Spring Buying Conditions

The property market for this Spring is looking markedly more positive than Spring 2018. In the past 12 months realestate.com.au has seen a 25% increase in searches, with each major increase in searchs occurring after a number of major events. The Federal Election, interest rates cuts, income tax cuts and reductions in APRA lending regulations. 

Home buyers are now re-entering the market with an increase in consumer sentiment following a number of key events over the past 12 months.

Market confidence increased as a result of the federal election with the Coalition win providing greater certainty around tax incentives. 

Income tax cuts came into effect at the start of the financial year, with the new low and middle income tax offset announced in the 2019-2020 budget and has now become law. Household offsets for 2019 saw and increase from $530 to a maximum of $1080 depending on household income. Income tax cuts have helped with increased consumer confidence, which has remained lower than expected and will see additional money in consumer pockets. This is predicted to increase with further income tax cuts planned over the next 4 years.

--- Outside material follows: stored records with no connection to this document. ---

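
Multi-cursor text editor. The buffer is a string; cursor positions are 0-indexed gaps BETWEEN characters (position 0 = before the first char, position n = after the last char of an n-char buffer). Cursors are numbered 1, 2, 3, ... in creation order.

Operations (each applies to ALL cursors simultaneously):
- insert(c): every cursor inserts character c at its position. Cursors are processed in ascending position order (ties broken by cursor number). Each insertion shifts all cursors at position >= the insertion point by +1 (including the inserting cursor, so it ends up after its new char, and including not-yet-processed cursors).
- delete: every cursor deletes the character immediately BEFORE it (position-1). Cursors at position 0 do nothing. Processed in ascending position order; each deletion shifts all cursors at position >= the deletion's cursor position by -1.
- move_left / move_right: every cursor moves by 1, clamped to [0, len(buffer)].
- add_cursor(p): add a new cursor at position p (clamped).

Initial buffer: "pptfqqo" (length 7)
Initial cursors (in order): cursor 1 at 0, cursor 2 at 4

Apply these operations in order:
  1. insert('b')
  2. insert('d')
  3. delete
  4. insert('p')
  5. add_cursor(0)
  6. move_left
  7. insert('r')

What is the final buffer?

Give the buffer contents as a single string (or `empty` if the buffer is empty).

After op 1 (insert('b')): buffer="bpptfbqqo" (len 9), cursors c1@1 c2@6, authorship 1....2...
After op 2 (insert('d')): buffer="bdpptfbdqqo" (len 11), cursors c1@2 c2@8, authorship 11....22...
After op 3 (delete): buffer="bpptfbqqo" (len 9), cursors c1@1 c2@6, authorship 1....2...
After op 4 (insert('p')): buffer="bppptfbpqqo" (len 11), cursors c1@2 c2@8, authorship 11....22...
After op 5 (add_cursor(0)): buffer="bppptfbpqqo" (len 11), cursors c3@0 c1@2 c2@8, authorship 11....22...
After op 6 (move_left): buffer="bppptfbpqqo" (len 11), cursors c3@0 c1@1 c2@7, authorship 11....22...
After op 7 (insert('r')): buffer="rbrppptfbrpqqo" (len 14), cursors c3@1 c1@3 c2@10, authorship 3111....222...

Answer: rbrppptfbrpqqo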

Two interest rate cuts have made home loans more affordable than they were 12 months ago. With reduced interest rates, repayments are lower and making home loans more affordable to consumers. The RBA is predicting another two further rate cuts over the coming 12 months. 

In addition to interest rates coming down, access to finance is now becoming easier. After the royal commission into banking the Australian Prudential Regulatory Authority (APRA) implemented a number of restrictions on lending. Since December 2017 responsible lending requirements has seen the highest levels of home loan applications being declined. APRA has now relaxed the stress test imposed on borrowers making finance easier to obtain. 

The base assessment rate for borrowers has been 7.5%, meaning that when applying for a loan you need to be able to afford the loan repayment if the interest rate was 7.5%. This has seen many borrowers unable to borrow the required funds and consequently has contributed to the slowing of the housing market.

The new serviceability assessment rates are seeing lenders applying a 2.5% buffer to their advertised interest rates. Loans are now again becoming accessible for homebuyers to access the finance required to purchase. 

If you have been dabbling in the housing market over the past year and been unsure or unable to enter. Spring 2019 is the time to start the process again. A new visit to the bank or broker may give you a vastly different answer than you may have received 6 months ago. Sellers are now also gaining confidence and we should see an increase in listings. Now might be the time to start looking around for your dream home.